If you know me (or, I guess, yourself??), I’m completely neurotic about all such things academic, especially something like, say, my dissertation. While I appreciate the vote of confidence, I also appreciate my predispositions toward both procrastination and panic. I looked at him with shock and awe (read: sheer horror) and assured him that he would be receiving every single chapter from me (and that I’d be looking forward to feedback on each?!). Should I laugh or cry?

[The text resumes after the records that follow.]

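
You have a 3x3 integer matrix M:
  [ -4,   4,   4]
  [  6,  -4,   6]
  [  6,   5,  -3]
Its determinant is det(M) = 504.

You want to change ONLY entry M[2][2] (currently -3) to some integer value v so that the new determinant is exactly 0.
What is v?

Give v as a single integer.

det is linear in entry M[2][2]: det = old_det + (v - -3) * C_22
Cofactor C_22 = -8
Want det = 0: 504 + (v - -3) * -8 = 0
  (v - -3) = -504 / -8 = 63
  v = -3 + (63) = 60

Answer: 60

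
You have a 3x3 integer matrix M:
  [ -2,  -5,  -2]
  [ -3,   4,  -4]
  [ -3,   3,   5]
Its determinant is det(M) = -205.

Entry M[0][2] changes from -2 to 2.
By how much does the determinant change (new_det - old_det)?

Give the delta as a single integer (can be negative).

Cofactor C_02 = 3
Entry delta = 2 - -2 = 4
Det delta = entry_delta * cofactor = 4 * 3 = 12

Answer: 12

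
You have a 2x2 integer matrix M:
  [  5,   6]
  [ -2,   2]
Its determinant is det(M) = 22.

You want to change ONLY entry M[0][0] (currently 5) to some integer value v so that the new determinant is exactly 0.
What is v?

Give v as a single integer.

Answer: -6

Derivation:
det is linear in entry M[0][0]: det = old_det + (v - 5) * C_00
Cofactor C_00 = 2
Want det = 0: 22 + (v - 5) * 2 = 0
  (v - 5) = -22 / 2 = -11
  v = 5 + (-11) = -6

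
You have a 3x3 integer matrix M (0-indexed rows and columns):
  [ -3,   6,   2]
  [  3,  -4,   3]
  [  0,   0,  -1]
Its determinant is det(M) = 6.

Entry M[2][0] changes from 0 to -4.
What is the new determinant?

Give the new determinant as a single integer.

det is linear in row 2: changing M[2][0] by delta changes det by delta * cofactor(2,0).
Cofactor C_20 = (-1)^(2+0) * minor(2,0) = 26
Entry delta = -4 - 0 = -4
Det delta = -4 * 26 = -104
New det = 6 + -104 = -98

Answer: -98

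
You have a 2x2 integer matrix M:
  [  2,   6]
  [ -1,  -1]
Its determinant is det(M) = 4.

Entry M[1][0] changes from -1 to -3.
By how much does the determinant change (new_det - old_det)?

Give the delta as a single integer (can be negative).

Answer: 12

Derivation:
Cofactor C_10 = -6
Entry delta = -3 - -1 = -2
Det delta = entry_delta * cofactor = -2 * -6 = 12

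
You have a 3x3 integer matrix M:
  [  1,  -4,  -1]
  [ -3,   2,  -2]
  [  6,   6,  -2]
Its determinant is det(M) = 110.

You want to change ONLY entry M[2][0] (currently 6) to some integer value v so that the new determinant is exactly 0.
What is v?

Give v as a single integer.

det is linear in entry M[2][0]: det = old_det + (v - 6) * C_20
Cofactor C_20 = 10
Want det = 0: 110 + (v - 6) * 10 = 0
  (v - 6) = -110 / 10 = -11
  v = 6 + (-11) = -5

Answer: -5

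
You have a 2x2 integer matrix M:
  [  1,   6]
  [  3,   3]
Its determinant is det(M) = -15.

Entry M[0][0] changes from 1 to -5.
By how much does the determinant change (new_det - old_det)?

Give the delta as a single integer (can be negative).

Answer: -18

Derivation:
Cofactor C_00 = 3
Entry delta = -5 - 1 = -6
Det delta = entry_delta * cofactor = -6 * 3 = -18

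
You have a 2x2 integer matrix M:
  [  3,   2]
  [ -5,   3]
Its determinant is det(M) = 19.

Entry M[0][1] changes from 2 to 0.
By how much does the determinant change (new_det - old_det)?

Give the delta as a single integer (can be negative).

Answer: -10

Derivation:
Cofactor C_01 = 5
Entry delta = 0 - 2 = -2
Det delta = entry_delta * cofactor = -2 * 5 = -10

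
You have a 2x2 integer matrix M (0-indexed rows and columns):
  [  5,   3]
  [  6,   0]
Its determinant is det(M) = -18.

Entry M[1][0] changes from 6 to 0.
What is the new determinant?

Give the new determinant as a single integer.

det is linear in row 1: changing M[1][0] by delta changes det by delta * cofactor(1,0).
Cofactor C_10 = (-1)^(1+0) * minor(1,0) = -3
Entry delta = 0 - 6 = -6
Det delta = -6 * -3 = 18
New det = -18 + 18 = 0

Answer: 0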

It took me a day and a half to organize a dissertation timeline. I’ve (only?) had three panic attacks or so. My first attempt left me graduating late 2017. Uh, no. The second time looked good until I realized (and only did so thanks to your posts, paige and erin!) that I had planned zero time for receiving any edits or feedback, much less incorporating them into, say, the version that will actually allow me to graduate. The third time — the one I will be utilizing — sets a pace I’m not completely sure I can achieve.

my life in due dates.

my life in due dates.

I know that creating such a plan is the system that will get me across the finish line, hopefully with some semblance of sanity in tact. But it was just a bit jarring to see my life for the next two years reduced to two pages of due dates. Enough to seriously entertain the thought that there isn’t enough time. A beginner’s lesson in submitting to the fact that there are several things that will have to be “good enough.” I love my project (even though there’s way too much of it) and of course I’m going to try to do what I refer to as my “good good” writing (the 8-days-out-of-the-month perfectionist in me won’t allow anything else), but I’ve also officially lowered my expectations. Otherwise I’ll be in dissertation purgatory for the next 4 years instead of 2 (or, by technical calendar count, 1.33 … oh dear).